Um eine weitere Täuschung aufzudecken, beschäftigten wir uns mit dem Dunning-Kruger-Effekt, benannt nach den Psychologen Justin Kruger und David Dunning, die den Effekt 1999 erstmals empirisch untersucht haben (vgl. Kruger & Dunning 1999).

Der Effekt setzt sich aus drei Elementen zusammen: Inkompetenz führt zu einem Mangel an metakognitiven Fähigkeiten (also der Fähigkeit, das eigene Wissen beziehungsweise Können realistisch zu bewerten). Dieser Mangel führt wiederum zu einer Selbstüberschätzung. Diese Selbstüberschätzung entspricht dem sogenannten Above-Average-Effekt, der allgemeinen Tendenz, sich selbst im Vergleich zu anderen als überdurchschnittlich einzuschätzen.
Aus der Studie von Kruger und Dunning lassen sich drei Thesen ableiten, die in vier Studien überprüft wurden:
- Inkompetente Personen überschätzen die eigene Leistung im Vergleich zu anderen.
- Die Selbsteinschätzung fällt ihnen schwerer als kompetenten Personen.
- Das Wissen über die Leistung anderer können sie nicht nutzen, um ihre eigene Einschätzung zu korrigieren.

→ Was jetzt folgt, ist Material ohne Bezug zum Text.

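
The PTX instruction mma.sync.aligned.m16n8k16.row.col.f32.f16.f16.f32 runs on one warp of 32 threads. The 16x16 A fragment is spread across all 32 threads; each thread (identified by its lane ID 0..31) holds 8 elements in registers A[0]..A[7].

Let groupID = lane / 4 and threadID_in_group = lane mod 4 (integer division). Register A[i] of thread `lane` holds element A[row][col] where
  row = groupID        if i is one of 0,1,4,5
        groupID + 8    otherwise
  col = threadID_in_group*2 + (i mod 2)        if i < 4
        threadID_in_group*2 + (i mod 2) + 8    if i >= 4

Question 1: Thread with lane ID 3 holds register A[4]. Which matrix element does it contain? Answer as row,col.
0,14

lane 3⇒3/4=0, 3 mod 4=3
i=4  r:0+0⇒0  c:2·3+0+8⇒14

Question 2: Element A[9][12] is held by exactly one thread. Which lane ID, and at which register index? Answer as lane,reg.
r:9=>grp=1,rB=1  c:12=>cB=1,tig=2,lo=0
L=1*4+2=6  i=1*4+1*2+0=6

6,6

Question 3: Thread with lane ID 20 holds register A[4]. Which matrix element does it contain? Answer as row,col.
5,8

lane 20=>20/4=5, 20 mod 4=0
i=4  r:5+0=>5  c:2·0+0+8=>8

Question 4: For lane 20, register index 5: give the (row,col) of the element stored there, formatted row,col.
20: gr=5,th=0
[5] (5+0,0*2+1+8) = (5,9)

5,9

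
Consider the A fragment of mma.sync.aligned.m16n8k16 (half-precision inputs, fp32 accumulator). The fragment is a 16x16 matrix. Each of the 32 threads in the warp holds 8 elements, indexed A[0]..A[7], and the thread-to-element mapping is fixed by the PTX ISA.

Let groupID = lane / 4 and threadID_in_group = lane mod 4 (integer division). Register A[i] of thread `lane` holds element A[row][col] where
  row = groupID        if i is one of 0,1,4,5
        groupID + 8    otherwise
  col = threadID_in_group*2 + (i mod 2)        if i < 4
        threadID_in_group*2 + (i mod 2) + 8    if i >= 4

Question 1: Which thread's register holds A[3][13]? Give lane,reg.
14,5

r=3→G=3,rhi=0  c=13→chi=1,T=2,p=1
L=3*4+2=14  i=1*4+0*2+1=5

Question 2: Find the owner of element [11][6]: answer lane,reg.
15,2

r: 11->gid=3,r8=1  c: 6->c8=0,tid=3,i&1=0
L=3*4+3=15  i=0*4+1*2+0=2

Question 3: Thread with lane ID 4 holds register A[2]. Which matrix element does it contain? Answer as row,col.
9,0

L=4->gid=4>>2=1, tid=4&3=0
[2]->row 1+8=9  col 0·2+0+0=0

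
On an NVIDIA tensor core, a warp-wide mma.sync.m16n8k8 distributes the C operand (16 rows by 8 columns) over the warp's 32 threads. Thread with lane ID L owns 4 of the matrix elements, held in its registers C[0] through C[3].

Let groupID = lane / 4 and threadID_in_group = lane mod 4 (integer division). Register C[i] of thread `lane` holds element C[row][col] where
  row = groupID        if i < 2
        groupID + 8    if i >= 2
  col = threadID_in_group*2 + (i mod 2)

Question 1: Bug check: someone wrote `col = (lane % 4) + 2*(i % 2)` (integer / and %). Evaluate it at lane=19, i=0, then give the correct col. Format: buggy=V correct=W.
buggy=3 correct=6

`(lane % 4) + 2*(i % 2)`[19,0]->3
L=19->gid=19>>2=4, tid=19&3=3
[0]->row 4+0=4  col 3·2+0=6
col: 3 vs 6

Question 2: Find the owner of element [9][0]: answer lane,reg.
r=9⇒gr=1,Rb=1  c=0⇒th=0,odd=0
L=1*4+0=4  i=1*2+0=2

4,2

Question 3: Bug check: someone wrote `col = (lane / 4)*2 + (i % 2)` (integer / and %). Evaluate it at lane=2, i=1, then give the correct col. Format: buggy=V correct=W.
`(lane / 4)*2 + (i % 2)`[2,1]→1
L=2→G=2>>2=0, T=2&3=2
[1]→row 0+0=0  col 2·2+1=5
col: 1 vs 5

buggy=1 correct=5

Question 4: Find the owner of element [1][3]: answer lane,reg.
r=1->g=1,rb=0  c=3->t=1,b0=1
L=1*4+1=5  i=0*2+1=1

5,1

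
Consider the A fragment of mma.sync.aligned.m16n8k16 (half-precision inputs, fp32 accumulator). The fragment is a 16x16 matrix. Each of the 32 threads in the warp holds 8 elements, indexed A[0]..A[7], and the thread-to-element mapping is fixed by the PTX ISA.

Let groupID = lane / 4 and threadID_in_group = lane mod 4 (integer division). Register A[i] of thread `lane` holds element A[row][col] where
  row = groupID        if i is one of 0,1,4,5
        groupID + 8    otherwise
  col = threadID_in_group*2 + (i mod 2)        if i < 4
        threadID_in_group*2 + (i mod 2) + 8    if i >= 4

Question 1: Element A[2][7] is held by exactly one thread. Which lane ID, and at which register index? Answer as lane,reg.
11,1

r:2=>grp=2,rB=0  c:7=>cB=0,tig=3,lo=1
L=2*4+3=11  i=0*4+0*2+1=1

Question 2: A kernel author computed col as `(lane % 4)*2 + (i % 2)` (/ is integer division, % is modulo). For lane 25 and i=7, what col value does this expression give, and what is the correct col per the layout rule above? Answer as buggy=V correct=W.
`(lane % 4)*2 + (i % 2)`[25,7]→3
L=25→G=25>>2=6, T=25&3=1
[7]→row 6+8=14  col 1·2+1+8=11
col: 3 vs 11

buggy=3 correct=11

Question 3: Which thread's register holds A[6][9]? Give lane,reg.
r=6⇒gr=6,Rb=0  c=9⇒Cb=1,th=0,odd=1
L=6*4+0=24  i=1*4+0*2+1=5

24,5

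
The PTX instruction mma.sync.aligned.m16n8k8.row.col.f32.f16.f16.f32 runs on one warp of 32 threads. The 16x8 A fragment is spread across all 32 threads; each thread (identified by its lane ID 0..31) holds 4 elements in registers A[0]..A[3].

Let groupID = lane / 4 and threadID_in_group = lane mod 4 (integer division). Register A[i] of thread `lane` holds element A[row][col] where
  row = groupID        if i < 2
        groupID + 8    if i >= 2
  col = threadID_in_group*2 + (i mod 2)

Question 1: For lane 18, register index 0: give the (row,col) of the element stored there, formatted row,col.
4,4

L=18=>grp=18>>2=4, tig=18&3=2
[0]=>row 4+0=4  col 2·2+0=4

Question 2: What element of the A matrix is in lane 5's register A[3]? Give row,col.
5: g=1,t=1
[3] (1+8,1*2+1) = (9,3)

9,3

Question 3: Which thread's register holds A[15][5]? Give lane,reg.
r=15→G=7,rhi=1  c=5→T=2,p=1
L=7*4+2=30  i=1*2+1=3

30,3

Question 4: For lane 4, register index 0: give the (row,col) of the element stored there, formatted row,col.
1,0

4: gid=1,tid=0
[0] (1+0,0*2+0) = (1,0)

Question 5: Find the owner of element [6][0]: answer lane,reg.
r:6=>grp=6,rB=0  c:0=>tig=0,lo=0
L=6*4+0=24  i=0*2+0=0

24,0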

Alle Studien hatten im Kern den gleichen Ablauf: Die Teilnehmenden absolvierten zunächst einen Test in einem bestimmten Bereich. Anschließend schätzten sie ein, wie gut sie im Vergleich zu den anderen abgeschnitten hatten. Dieser Wert wurde abschließend mit der tatsächlichen Leistung verglichen.

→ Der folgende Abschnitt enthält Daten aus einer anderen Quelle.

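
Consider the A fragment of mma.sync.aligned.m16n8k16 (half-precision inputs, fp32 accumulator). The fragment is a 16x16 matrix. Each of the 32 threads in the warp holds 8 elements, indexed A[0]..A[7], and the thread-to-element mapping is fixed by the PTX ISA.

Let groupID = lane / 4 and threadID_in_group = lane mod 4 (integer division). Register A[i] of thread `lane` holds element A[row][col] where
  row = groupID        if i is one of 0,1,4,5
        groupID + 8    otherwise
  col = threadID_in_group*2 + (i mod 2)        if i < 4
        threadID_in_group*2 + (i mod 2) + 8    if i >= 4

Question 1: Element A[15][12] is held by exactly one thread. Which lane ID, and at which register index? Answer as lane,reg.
r=15→G=7,rhi=1  c=12→chi=1,T=2,p=0
L=7*4+2=30  i=1*4+1*2+0=6

30,6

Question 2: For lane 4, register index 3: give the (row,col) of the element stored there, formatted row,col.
9,1

lane 4: gr=1 (4/4), th=0 (4%4)
i=3: r=1+8=9, c=0*2+1+0=1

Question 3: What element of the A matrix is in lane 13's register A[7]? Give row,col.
L=13→G=13>>2=3, T=13&3=1
[7]→row 3+8=11  col 1·2+1+8=11

11,11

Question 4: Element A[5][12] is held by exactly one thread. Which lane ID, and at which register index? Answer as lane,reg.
r=5->g=5,rb=0  c=12->cb=1,t=2,b0=0
L=5*4+2=22  i=1*4+0*2+0=4

22,4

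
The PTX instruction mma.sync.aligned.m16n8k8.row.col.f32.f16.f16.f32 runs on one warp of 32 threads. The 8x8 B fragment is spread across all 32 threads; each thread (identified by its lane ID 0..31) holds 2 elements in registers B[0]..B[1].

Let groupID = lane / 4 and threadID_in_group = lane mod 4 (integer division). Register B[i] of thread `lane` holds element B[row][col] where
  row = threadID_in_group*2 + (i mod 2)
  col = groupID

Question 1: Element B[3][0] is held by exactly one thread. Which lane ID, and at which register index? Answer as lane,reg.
1,1

c=0->g=0  r=3->t=1,b0=1
L=0*4+1=1  i=1=1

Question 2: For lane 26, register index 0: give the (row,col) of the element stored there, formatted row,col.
4,6

lane 26⇒26/4=6, 26 mod 4=2
i=0  r:2·2+0⇒4  c:6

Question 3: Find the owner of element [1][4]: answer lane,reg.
16,1

c:4=>grp=4  r:1=>tig=0,lo=1
L=4*4+0=16  i=1=1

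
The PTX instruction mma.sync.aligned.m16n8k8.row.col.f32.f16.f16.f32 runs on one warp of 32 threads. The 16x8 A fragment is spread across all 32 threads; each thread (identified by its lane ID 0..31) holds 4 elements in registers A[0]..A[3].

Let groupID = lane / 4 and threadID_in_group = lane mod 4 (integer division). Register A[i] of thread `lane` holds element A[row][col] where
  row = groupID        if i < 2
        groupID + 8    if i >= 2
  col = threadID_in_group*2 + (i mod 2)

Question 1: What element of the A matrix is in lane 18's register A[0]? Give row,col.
lane 18: G=4 (18/4), T=2 (18%4)
i=0: r=4+0=4, c=2*2+0=4

4,4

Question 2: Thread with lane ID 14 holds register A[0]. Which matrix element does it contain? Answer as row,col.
3,4

lane 14: grp=3 (14/4), tig=2 (14%4)
i=0: r=3+0=3, c=2*2+0=4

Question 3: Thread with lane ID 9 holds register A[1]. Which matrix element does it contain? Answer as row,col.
lane 9: G=2 (9/4), T=1 (9%4)
i=1: r=2+0=2, c=1*2+1=3

2,3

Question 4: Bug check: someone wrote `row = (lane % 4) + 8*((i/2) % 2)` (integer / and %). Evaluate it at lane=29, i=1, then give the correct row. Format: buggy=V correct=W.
`(lane % 4) + 8*((i/2) % 2)`[29,1]->1
L=29->g=29>>2=7, t=29&3=1
[1]->row 7+0=7  col 1·2+1=3
row: 1 vs 7

buggy=1 correct=7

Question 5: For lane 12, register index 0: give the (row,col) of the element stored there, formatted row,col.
lane 12=>12/4=3, 12 mod 4=0
i=0  r:3+0=>3  c:2·0+0=>0

3,0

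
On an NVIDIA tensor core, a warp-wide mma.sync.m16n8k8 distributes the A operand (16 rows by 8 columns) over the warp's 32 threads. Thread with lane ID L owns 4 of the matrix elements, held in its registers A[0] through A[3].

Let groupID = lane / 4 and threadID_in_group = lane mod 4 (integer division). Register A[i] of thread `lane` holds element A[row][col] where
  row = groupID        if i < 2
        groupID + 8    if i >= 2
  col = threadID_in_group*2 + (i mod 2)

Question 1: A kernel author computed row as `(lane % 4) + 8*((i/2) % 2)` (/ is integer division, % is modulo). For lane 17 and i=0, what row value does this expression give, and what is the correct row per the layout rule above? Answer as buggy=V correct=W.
buggy=1 correct=4

`(lane % 4) + 8*((i/2) % 2)`[17,0]=>1
lane 17: grp=4 (17/4), tig=1 (17%4)
i=0: r=4+0=4, c=1*2+0=2
row: 1 vs 4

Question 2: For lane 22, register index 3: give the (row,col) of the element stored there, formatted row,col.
22: gr=5,th=2
[3] (5+8,2*2+1) = (13,5)

13,5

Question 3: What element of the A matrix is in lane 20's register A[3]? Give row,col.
lane 20→20/4=5, 20 mod 4=0
i=3  r:5+8→13  c:2·0+1→1

13,1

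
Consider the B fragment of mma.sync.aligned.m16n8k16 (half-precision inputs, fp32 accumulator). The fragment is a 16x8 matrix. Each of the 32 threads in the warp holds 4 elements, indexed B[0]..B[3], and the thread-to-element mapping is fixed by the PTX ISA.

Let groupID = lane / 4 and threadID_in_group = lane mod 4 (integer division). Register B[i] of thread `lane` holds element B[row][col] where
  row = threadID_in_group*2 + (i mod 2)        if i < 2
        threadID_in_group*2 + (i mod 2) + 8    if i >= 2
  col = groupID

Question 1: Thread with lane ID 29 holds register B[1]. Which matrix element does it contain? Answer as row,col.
3,7

L=29->gid=29>>2=7, tid=29&3=1
[1]->row 1·2+1+0=3  col gid=7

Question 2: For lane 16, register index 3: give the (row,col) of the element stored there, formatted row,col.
9,4

lane 16->16/4=4, 16 mod 4=0
i=3  r:2·0+1+8->9  c:4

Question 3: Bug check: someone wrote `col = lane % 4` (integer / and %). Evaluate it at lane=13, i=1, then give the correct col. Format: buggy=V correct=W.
buggy=1 correct=3

`lane % 4`[13,1]→1
L=13→G=13>>2=3, T=13&3=1
[1]→row 1·2+1+0=3  col G=3
col: 1 vs 3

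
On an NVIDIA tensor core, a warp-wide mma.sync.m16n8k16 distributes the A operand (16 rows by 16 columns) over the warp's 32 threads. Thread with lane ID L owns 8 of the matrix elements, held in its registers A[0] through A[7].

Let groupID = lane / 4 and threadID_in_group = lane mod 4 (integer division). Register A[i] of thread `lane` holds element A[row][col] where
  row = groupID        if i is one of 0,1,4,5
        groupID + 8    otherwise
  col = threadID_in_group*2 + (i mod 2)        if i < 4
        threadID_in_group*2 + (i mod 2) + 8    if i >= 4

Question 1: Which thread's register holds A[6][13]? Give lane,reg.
26,5

r=6→G=6,rhi=0  c=13→chi=1,T=2,p=1
L=6*4+2=26  i=1*4+0*2+1=5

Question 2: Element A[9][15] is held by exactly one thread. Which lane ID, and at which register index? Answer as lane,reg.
7,7

r=9⇒gr=1,Rb=1  c=15⇒Cb=1,th=3,odd=1
L=1*4+3=7  i=1*4+1*2+1=7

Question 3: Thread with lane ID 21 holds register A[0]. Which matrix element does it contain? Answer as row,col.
5,2

lane 21->21/4=5, 21 mod 4=1
i=0  r:5+0->5  c:2·1+0+0->2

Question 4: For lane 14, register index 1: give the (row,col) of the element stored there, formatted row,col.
L=14=>grp=14>>2=3, tig=14&3=2
[1]=>row 3+0=3  col 2·2+1+0=5

3,5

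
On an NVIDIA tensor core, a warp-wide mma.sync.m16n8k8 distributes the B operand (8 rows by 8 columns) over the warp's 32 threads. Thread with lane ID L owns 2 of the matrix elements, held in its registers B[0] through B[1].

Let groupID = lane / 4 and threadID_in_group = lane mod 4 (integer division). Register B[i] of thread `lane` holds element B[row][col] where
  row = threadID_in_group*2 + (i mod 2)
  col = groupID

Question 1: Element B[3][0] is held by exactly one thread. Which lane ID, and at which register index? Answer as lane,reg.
c:0=>grp=0  r:3=>tig=1,lo=1
L=0*4+1=1  i=1=1

1,1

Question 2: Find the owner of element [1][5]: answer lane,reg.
20,1

c:5=>grp=5  r:1=>tig=0,lo=1
L=5*4+0=20  i=1=1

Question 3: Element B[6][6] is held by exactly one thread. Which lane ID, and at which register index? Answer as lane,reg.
27,0

c=6→G=6  r=6→T=3,p=0
L=6*4+3=27  i=0=0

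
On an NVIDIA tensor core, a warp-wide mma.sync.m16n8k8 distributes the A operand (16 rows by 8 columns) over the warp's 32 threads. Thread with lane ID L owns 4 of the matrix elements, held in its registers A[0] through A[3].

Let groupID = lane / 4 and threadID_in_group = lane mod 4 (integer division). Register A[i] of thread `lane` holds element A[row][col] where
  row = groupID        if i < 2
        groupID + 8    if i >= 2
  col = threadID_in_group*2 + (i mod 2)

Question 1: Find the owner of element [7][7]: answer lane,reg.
r=7→G=7,rhi=0  c=7→T=3,p=1
L=7*4+3=31  i=0*2+1=1

31,1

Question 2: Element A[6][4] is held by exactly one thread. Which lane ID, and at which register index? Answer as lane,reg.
26,0

r=6⇒gr=6,Rb=0  c=4⇒th=2,odd=0
L=6*4+2=26  i=0*2+0=0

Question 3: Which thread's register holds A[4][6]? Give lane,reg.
r=4->g=4,rb=0  c=6->t=3,b0=0
L=4*4+3=19  i=0*2+0=0

19,0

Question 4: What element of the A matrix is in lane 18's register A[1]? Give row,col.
lane 18=>18/4=4, 18 mod 4=2
i=1  r:4+0=>4  c:2·2+1=>5

4,5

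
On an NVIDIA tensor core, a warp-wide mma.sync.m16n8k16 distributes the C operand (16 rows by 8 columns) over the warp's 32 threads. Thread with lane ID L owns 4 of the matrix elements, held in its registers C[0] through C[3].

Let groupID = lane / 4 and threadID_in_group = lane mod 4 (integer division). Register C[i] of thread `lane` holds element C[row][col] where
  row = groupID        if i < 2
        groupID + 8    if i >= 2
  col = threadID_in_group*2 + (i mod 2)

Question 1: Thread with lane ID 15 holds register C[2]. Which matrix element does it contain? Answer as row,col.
lane 15⇒15/4=3, 15 mod 4=3
i=2  r:3+8⇒11  c:2·3+0⇒6

11,6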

Die erste These bestätigte sich in allen drei Studien: in Studie 1 im Bereich Humor, in Studie 2 im Bereich logisches Denken und in Studie 3 im Bereich Grammatik.
Zur Überprüfung der zweiten und dritten These wurde Studie 3 um einen zweiten Teil erweitert: Teilnehmende aus dem untersten und dem obersten Leistungsquartil korrigierten die Tests von fünf weiteren Personen und schätzten anschließend ihre eigene Leistung erneut ein. Dabei zeigte sich der falsche-Konsensus-Effekt: Menschen neigen dazu, ihre eigenen Einstellungen, Verhaltensweisen oder Fähigkeiten als Maßstab für andere anzunehmen. Kompetente Personen unterschätzten sich dadurch leicht, weil sie ihr eigenes Niveau bei anderen voraussetzten. Inkompetenten Personen fehlte dagegen die Fähigkeit, die gezeigte Kompetenz der anderen korrekt zu erkennen, weshalb sich ihre Selbsteinschätzung kaum änderte. Damit bestätigten sich auch die zweite und dritte These.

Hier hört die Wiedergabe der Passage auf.